We’re both still in danger. Between the crazy AI and the cryptoanarchists, I can’t say which is more dangerous, but we can’t let any of them think they own us, got it?”

  Knuckles peered at the growing crowd below. M@ti wondered if he were searching for a familiar face from one of his concerts. Something to ground him, convince him to jump back into the train car. She moved closer, blocking his view.

  “Come with me. I need you.”

  The robot soared into view and landed beside them. Knuckles didn’t blink as the tunnel shuddered underneath them.

  “Hop aboard,” echoed a young, feminine voice over a loudspeaker. “I’ll grab ya both.”

  “Knuckles?” M@ti asked.

  He took one last look at the bewildered faces below. A sharp nod and he took hold of the offered arm, planting his feet atop the robot’s massive boot. M@ti hooked onto the other side and they hurtled toward the ground.

  KRAKEN DROVE THE FOUR wheeled vehicle they rode in. Bone jarring, a weathered interior, nothing about the ride was comfortable. Wilderness stretched on unending. M@ti kept expecting to see the familiar wall enclosing Central Park, or to glimpse the towering Manhattan skyline through the trees.

  The lack of civilization gnawed at her. She’d memorized what names and landmarks she could across the city. Inside the parks, she’d gained an intimate familiarity with the trees, the walkways, the outlandish statues. She’d prided herself on knowing where she was at all times.
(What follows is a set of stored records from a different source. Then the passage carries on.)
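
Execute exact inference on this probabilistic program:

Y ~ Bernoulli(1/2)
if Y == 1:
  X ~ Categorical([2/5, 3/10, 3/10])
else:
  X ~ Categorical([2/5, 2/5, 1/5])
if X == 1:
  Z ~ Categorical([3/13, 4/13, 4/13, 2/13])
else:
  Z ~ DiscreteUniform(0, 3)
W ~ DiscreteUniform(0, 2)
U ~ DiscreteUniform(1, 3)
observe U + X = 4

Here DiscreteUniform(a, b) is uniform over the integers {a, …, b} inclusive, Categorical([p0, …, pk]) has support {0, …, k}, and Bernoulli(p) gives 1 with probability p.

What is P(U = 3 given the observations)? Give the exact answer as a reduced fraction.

Enumerate traces; 48 have nonzero weight after conditioning:
  (Y=0, X=1, Z=0, W=0, U=3) weight 1/195
  (Y=0, X=1, Z=0, W=1, U=3) weight 1/195
  (Y=0, X=1, Z=0, W=2, U=3) weight 1/195
  (Y=0, X=1, Z=1, W=0, U=3) weight 4/585
  (Y=0, X=1, Z=1, W=1, U=3) weight 4/585
  (Y=0, X=1, Z=1, W=2, U=3) weight 4/585
  (Y=0, X=1, Z=2, W=0, U=3) weight 4/585
  (Y=0, X=1, Z=2, W=1, U=3) weight 4/585
  (Y=0, X=2, Z=0, W=0, U=2) weight 1/360
  … 39 more
Group by U:
  weight(U=2) = 1/12
  weight(U=3) = 7/60
Total weight = 1/12 + 7/60 = 1/5
P(U=2 | obs) = 1/12 / 1/5 = 5/12
P(U=3 | obs) = 7/60 / 1/5 = 7/12

P(U = 3 | obs) = 7/12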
  Out here, she was hopelessly lost.

  Trees crowded the road in motley ranks. They didn’t grow in manicured clumps or stand proud and aloof, unique among manicured lawns. Aside from the pitted road, there was no way to navigate. No helpful voices would guide you.

  They dodged deep craters and even trees. Levitating would’ve made the journey less painful, but how well would an autonomous hov handle the ravaged, unmarked surface? You’d need a sentient AI to drive.

  No, she thought as she watched Kraken, this is a job for a human.